SUKABUMIUPDATE.com - Kementerian Lingkungan Hidup dan Kehutanan (KLHK) menyebut izin wisata Taman Nasional (TN) Komodo yang diberikan kepada tiga perusahaan swasta belum aktif hingga saat ini. Penyerahan izin itu ditolak oleh masyarakat.
“Semua izin belum aktif. Salah satunya karena pada waktu itu 2019 banyak penolakan. Padahal secara aturan, izin dibolehkan,” ujar Direktur Jenderal Konservasi Sumber Daya Alam dan Ekosistem Kementerian KLHK Wiratno dalam konferensi pers yang digelar virtual, Rabu, 28 Oktober 2020, seperti dikutip dari Tempo.co.
Kementerian KLHK memberikan izin usaha wisata kepada tiga perusahaan, yakni PT Komodo Wildlife Ecotourism (KWE), PT Segara Komodo Lestari (SKL), dan PT PT Sinergindo Niagatama. Kepada SKL, Kementerian menyerahkan izin usaha wisata untuk lahan seluas 22,1 hektare di Pulau Rinca pada 2015.
Sedangkan KWE memperoleh izin pada 2014 untuk dua lokasi, yakni Pulau Padar dan Pulau Komodo. Di Pulau Padar, perusahaan mengantongi konsesi 151,9 hektare. Sedangkan luas izin lahan usaha wisata di Pulau Padar sebesar 274,13 hektare.

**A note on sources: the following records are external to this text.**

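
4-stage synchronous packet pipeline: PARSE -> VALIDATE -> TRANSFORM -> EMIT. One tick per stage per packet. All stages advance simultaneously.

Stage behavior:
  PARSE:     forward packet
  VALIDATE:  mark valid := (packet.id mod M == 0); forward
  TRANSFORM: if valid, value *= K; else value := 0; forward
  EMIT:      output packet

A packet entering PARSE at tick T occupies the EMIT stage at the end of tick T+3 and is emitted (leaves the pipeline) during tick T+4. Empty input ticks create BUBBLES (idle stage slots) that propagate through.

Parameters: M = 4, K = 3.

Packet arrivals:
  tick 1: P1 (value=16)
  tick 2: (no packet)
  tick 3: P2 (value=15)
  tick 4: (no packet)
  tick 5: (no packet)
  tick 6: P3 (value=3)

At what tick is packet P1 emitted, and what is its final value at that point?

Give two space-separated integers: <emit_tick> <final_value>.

Tick 1: [PARSE:P1(v=16,ok=F), VALIDATE:-, TRANSFORM:-, EMIT:-] out:-; in:P1
Tick 2: [PARSE:-, VALIDATE:P1(v=16,ok=F), TRANSFORM:-, EMIT:-] out:-; in:-
Tick 3: [PARSE:P2(v=15,ok=F), VALIDATE:-, TRANSFORM:P1(v=0,ok=F), EMIT:-] out:-; in:P2
Tick 4: [PARSE:-, VALIDATE:P2(v=15,ok=F), TRANSFORM:-, EMIT:P1(v=0,ok=F)] out:-; in:-
Tick 5: [PARSE:-, VALIDATE:-, TRANSFORM:P2(v=0,ok=F), EMIT:-] out:P1(v=0); in:-
Tick 6: [PARSE:P3(v=3,ok=F), VALIDATE:-, TRANSFORM:-, EMIT:P2(v=0,ok=F)] out:-; in:P3
Tick 7: [PARSE:-, VALIDATE:P3(v=3,ok=F), TRANSFORM:-, EMIT:-] out:P2(v=0); in:-
Tick 8: [PARSE:-, VALIDATE:-, TRANSFORM:P3(v=0,ok=F), EMIT:-] out:-; in:-
Tick 9: [PARSE:-, VALIDATE:-, TRANSFORM:-, EMIT:P3(v=0,ok=F)] out:-; in:-
Tick 10: [PARSE:-, VALIDATE:-, TRANSFORM:-, EMIT:-] out:P3(v=0); in:-
P1: arrives tick 1, valid=False (id=1, id%4=1), emit tick 5, final value 0

Answer: 5 0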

Sementara itu, Sinergindo Niagatama mendapatkan izin usaha sebesar 15,3 hektare untuk Pulau Tatawa. Wiratno berdalih, meski memberikan izin usaha kepada swasta, pihaknya akan mengutamakan pemberian izin jasa kepada masyarakat setempat.
“Kami prioritaskan izin-izin jasa dari masyarakat,” katanya. Dia berdalih, saat ini izin jasa, misalnya untuk pemandu wisata, sudah banyak diberikan kepada warga Kampung Komodo, Kampung Rinca, dan Kampung Ora.
Peneliti dari Sunspirit for Justice and Peace, Venan Haryanto, mempersoalkan pelibatan swasta dalam pemberian izin usaha pariwisata. Venan menilai langkah ini melanggengkan invasi bisnis, alih-alih menjaga kelestarian lingkungan di habitat kadal raksasa.
“Kami sudah mengirimkan surat ke UNESCO dan UNEP terkait masalah ini pada 9 September,” tuturnya. Namun, lembaga internasional itu, menurut Venan, tak memiliki wewenang dalam mengatur pengelolaan TN Komodo.